What started as a pure Sharp MZ-80K emulator now supports the MZ-80A and color MZ-700.

Gareth Halfacree
5 days agoRetro Tech

Vintage computing enthusiast Tim Holyoake has taught the Raspberry Pi Pico, Raspberry Pi Pico 2, and other RP2040/RP2350-based development boards a new trick: emulating the Sharp MZ-700 microcomputer.

"When I first started thinking about writing an emulator for the Sharp MZ-80K in September 2024, I decided that I was only going to attempt that model and no more," Holyoake recalls of the project's beginnings. "15 months later (and a surprising RetroChallenge 2024/10 win) and here I am with an MZ-80A and MZ-700 emulator as well. Never say never, I suppose. The code is scruffier than I’d like it to be, but it does seem to work reasonably well."

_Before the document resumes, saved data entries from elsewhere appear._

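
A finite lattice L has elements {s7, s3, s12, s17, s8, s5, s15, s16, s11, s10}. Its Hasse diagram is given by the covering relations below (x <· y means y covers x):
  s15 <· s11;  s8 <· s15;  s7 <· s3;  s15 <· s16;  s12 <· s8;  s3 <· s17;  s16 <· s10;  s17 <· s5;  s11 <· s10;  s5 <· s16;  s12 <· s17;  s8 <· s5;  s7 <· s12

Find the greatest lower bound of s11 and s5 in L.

Common lower bounds of {s11, s5}: s12, s7, s8.
The greatest among these is s8.

s8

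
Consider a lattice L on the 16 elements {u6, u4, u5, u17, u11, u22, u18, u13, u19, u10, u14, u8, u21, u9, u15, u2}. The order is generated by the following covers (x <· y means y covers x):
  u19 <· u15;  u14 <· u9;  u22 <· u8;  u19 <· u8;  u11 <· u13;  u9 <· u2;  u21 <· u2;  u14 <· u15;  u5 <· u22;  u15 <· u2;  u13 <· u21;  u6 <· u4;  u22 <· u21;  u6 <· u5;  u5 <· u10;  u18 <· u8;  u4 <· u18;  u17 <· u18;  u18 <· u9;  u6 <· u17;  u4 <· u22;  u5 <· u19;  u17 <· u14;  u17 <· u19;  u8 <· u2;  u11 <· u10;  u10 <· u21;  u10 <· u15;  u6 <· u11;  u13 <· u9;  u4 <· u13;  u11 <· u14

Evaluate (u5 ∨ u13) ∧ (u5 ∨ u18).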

Holyoake's original focus for the emulation project was to deliver performant and accurate emulation of the Sharp MZ-80K, an all-in-one microcomputer launched in 1978 and built around the eight-bit Zilog Z80. While the MZ-80K was a popular machine in Japan and Europe, though, 1982's MZ-700 was considered a major upgrade thanks to the addition of color graphics and the removal of the built-in display in order to reduce its price.

With the MZ-700 promising near-complete compatibility with the earlier MZ-80K, Holyoake decided to put the effort in to expand the emulator accordingly — taking considerably less than the four years it took Sharp to add the same functionality in hardware. "The VGA module needed to be upgraded to cope with the eight colors available," Holyoake notes. "This was easier to achieve than I initially thought. Sound […] took a while to figure out."

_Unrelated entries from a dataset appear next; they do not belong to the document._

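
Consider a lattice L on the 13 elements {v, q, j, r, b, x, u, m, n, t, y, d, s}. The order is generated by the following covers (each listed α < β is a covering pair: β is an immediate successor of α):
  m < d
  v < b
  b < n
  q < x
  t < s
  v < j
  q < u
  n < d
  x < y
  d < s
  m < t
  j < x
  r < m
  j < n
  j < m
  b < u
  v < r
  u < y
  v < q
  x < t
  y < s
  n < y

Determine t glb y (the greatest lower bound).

Common lower bounds of {t, y}: j, q, v, x.
The greatest among these is x.

x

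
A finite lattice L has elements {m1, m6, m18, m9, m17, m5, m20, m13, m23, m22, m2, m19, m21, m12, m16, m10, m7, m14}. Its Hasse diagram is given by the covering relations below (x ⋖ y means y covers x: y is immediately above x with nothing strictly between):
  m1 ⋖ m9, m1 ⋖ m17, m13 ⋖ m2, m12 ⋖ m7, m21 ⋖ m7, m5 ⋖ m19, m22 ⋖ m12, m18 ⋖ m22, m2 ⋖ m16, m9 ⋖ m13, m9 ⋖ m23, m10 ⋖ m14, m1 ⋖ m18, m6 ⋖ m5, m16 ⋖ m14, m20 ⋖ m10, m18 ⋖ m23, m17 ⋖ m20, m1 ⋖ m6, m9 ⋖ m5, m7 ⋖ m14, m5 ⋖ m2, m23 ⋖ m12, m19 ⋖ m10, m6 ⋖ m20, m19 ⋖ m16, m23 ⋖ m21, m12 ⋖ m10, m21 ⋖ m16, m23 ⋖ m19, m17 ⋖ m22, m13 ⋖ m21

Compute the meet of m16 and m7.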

"I took the opportunity to clean up some pieces of code that also affect the MZ-80K and MZ-80A emulation, so I needed to put the emulator through regression testing and benchmarking," Holyoake adds. "With the exception of the RC2014 VGA boards running as a MZ-80K2, all of the MZ variants are within +/-0.32% of the run time on a real machine when tested with a BASIC program that finds the primes up to 7,500."

More information is available on Holyoake's website, while the source code and binary releases are available on GitHub under the permissive MIT license; users will need a Raspberry Pi RP2040 or RP2350 development board with VGA output and microSD Card support, a microSD Card loaded with Sharp MZ-compatible software, and a USB keyboard and VGA-compatible display.